For a company looking to shift its operations, there are other criteria for determining optimum site selection. Among them are proximity to vendors, the possibilities for forging new strategic partnerships, the presence of centralized transportation hubs and the availability of cultural amenities.
        To be sure, personal preferences sometimes dominate, as when cable set-top-box manufacturer General Instrument Corp. relocated its headquarters from New York to Chicago in 1991. The move accommodated then-Chairman Donald Rumsfeld who, at the time, was a resident of the city's North Side.

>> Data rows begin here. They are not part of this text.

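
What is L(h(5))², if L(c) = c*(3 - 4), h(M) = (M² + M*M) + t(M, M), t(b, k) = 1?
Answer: 2601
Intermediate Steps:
h(M) = 1 + 2*M² (h(M) = (M² + M*M) + 1 = (M² + M²) + 1 = 2*M² + 1 = 1 + 2*M²)
L(c) = -c (L(c) = c*(-1) = -c)
L(h(5))² = (-(1 + 2*5²))² = (-(1 + 2*25))² = (-(1 + 50))² = (-1*51)² = (-51)² = 2601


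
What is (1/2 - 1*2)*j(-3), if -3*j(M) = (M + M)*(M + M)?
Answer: 18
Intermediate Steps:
j(M) = -4*M²/3 (j(M) = -(M + M)*(M + M)/3 = -2*M*2*M/3 = -4*M²/3)
(1/2 - 1*2)*j(-3) = (1/2 - 1*2)*(-4/3*(-3)²) = (½ - 2)*(-4/3*9) = -3/2*(-12) = 18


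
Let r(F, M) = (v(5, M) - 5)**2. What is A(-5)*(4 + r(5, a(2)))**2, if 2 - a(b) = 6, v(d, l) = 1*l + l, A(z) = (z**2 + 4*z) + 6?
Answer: 329219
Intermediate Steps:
A(z) = 6 + z**2 + 4*z
v(d, l) = 2*l (v(d, l) = l + l = 2*l)
a(b) = -4 (a(b) = 2 - 1*6 = 2 - 6 = -4)
r(F, M) = (-5 + 2*M)**2 (r(F, M) = (2*M - 5)**2 = (-5 + 2*M)**2)
A(-5)*(4 + r(5, a(2)))**2 = (6 + (-5)**2 + 4*(-5))*(4 + (-5 + 2*(-4))**2)**2 = (6 + 25 - 20)*(4 + (-5 - 8)**2)**2 = 11*(4 + (-13)**2)**2 = 11*(4 + 169)**2 = 11*173**2 = 11*29929 = 329219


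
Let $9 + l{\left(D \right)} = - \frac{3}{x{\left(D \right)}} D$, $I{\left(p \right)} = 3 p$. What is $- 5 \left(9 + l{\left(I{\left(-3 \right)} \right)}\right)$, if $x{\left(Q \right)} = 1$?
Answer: $-135$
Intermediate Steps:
$l{\left(D \right)} = -9 - 3 D$ ($l{\left(D \right)} = -9 + - \frac{3}{1} D = -9 + \left(-3\right) 1 D = -9 - 3 D$)
$- 5 \left(9 + l{\left(I{\left(-3 \right)} \right)}\right) = - 5 \left(9 - \left(9 + 3 \cdot 3 \left(-3\right)\right)\right) = - 5 \left(9 - -18\right) = - 5 \left(9 + \left(-9 + 27\right)\right) = - 5 \left(9 + 18\right) = \left(-5\right) 27 = -135$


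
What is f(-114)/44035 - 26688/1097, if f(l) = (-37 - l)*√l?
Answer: -26688/1097 + 77*I*√114/44035 ≈ -24.328 + 0.01867*I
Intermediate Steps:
f(l) = √l*(-37 - l)
f(-114)/44035 - 26688/1097 = (√(-114)*(-37 - 1*(-114)))/44035 - 26688/1097 = ((I*√114)*(-37 + 114))*(1/44035) - 26688*1/1097 = ((I*√114)*77)*(1/44035) - 26688/1097 = (77*I*√114)*(1/44035) - 26688/1097 = 77*I*√114/44035 - 26688/1097 = -26688/1097 + 77*I*√114/44035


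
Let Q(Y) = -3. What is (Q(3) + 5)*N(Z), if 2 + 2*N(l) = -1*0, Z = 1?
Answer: -2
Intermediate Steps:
N(l) = -1 (N(l) = -1 + (-1*0)/2 = -1 + (½)*0 = -1 + 0 = -1)
(Q(3) + 5)*N(Z) = (-3 + 5)*(-1) = 2*(-1) = -2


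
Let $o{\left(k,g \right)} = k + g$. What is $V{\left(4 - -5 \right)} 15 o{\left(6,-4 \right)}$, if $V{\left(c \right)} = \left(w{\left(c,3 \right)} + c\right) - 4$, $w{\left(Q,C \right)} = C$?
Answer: $240$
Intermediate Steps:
$o{\left(k,g \right)} = g + k$
$V{\left(c \right)} = -1 + c$ ($V{\left(c \right)} = \left(3 + c\right) - 4 = -1 + c$)
$V{\left(4 - -5 \right)} 15 o{\left(6,-4 \right)} = \left(-1 + \left(4 - -5\right)\right) 15 \left(-4 + 6\right) = \left(-1 + \left(4 + 5\right)\right) 15 \cdot 2 = \left(-1 + 9\right) 15 \cdot 2 = 8 \cdot 15 \cdot 2 = 120 \cdot 2 = 240$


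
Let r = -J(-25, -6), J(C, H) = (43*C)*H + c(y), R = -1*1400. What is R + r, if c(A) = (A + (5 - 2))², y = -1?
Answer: -7854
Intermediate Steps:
c(A) = (3 + A)² (c(A) = (A + 3)² = (3 + A)²)
R = -1400
J(C, H) = 4 + 43*C*H (J(C, H) = (43*C)*H + (3 - 1)² = 43*C*H + 2² = 43*C*H + 4 = 4 + 43*C*H)
r = -6454 (r = -(4 + 43*(-25)*(-6)) = -(4 + 6450) = -1*6454 = -6454)
R + r = -1400 - 6454 = -7854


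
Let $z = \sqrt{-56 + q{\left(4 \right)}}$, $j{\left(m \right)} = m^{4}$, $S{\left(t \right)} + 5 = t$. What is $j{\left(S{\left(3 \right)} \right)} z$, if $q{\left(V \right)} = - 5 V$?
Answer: $32 i \sqrt{19} \approx 139.48 i$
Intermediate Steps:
$S{\left(t \right)} = -5 + t$
$z = 2 i \sqrt{19}$ ($z = \sqrt{-56 - 20} = \sqrt{-76} = 2 i \sqrt{19} \approx 8.7178 i$)
$j{\left(S{\left(3 \right)} \right)} z = \left(-5 + 3\right)^{4} \cdot 2 i \sqrt{19} = \left(-2\right)^{4} \cdot 2 i \sqrt{19} = 16 \cdot 2 i \sqrt{19} = 32 i \sqrt{19}$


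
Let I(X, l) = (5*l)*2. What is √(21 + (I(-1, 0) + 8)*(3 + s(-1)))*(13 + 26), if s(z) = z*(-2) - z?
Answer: 39*√69 ≈ 323.96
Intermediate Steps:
I(X, l) = 10*l
s(z) = -3*z (s(z) = -2*z - z = -3*z)
√(21 + (I(-1, 0) + 8)*(3 + s(-1)))*(13 + 26) = √(21 + (10*0 + 8)*(3 - 3*(-1)))*(13 + 26) = √(21 + (0 + 8)*(3 + 3))*39 = √(21 + 8*6)*39 = √(21 + 48)*39 = √69*39 = 39*√69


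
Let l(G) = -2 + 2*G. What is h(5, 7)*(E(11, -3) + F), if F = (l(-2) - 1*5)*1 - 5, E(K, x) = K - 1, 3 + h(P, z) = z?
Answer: -24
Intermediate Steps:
h(P, z) = -3 + z
E(K, x) = -1 + K
F = -16 (F = ((-2 + 2*(-2)) - 1*5)*1 - 5 = ((-2 - 4) - 5)*1 - 5 = (-6 - 5)*1 - 5 = -11*1 - 5 = -11 - 5 = -16)
h(5, 7)*(E(11, -3) + F) = (-3 + 7)*((-1 + 11) - 16) = 4*(10 - 16) = 4*(-6) = -24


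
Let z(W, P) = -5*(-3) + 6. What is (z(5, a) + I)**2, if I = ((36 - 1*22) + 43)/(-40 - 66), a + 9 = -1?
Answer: 4704561/11236 ≈ 418.70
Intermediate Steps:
a = -10 (a = -9 - 1 = -10)
z(W, P) = 21 (z(W, P) = 15 + 6 = 21)
I = -57/106 (I = ((36 - 22) + 43)/(-106) = (14 + 43)*(-1/106) = 57*(-1/106) = -57/106 ≈ -0.53774)
(z(5, a) + I)**2 = (21 - 57/106)**2 = (2169/106)**2 = 4704561/11236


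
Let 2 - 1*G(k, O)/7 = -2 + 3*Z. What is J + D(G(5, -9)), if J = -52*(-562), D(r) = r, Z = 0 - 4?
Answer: 29336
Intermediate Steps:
Z = -4
G(k, O) = 112 (G(k, O) = 14 - 7*(-2 + 3*(-4)) = 14 - 7*(-2 - 12) = 14 - 7*(-14) = 14 + 98 = 112)
J = 29224
J + D(G(5, -9)) = 29224 + 112 = 29336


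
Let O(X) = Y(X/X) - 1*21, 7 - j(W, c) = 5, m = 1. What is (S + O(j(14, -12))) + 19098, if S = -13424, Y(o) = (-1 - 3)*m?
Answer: 5649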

        During the Colts relocation saga, it was suggested that owner Irsay wanted to move the team closer to his home state of Illinois (though Memphis, Jacksonville, Los Angeles and Phoenix were also mentioned as possible sites). Alas, the state already had its own NFL franchise in the Chicago Bears.
        In the latest news about a company relocation, household products maker Newell Rubbermaid Inc., based in Freeport Ill., is reported to have hired a real estate firm to scout potential headquarters sites. One possibility mentioned in the media: Baltimore, the home of CEO Joseph Galli, Jr.
        But that move likely won't be in the dead of night.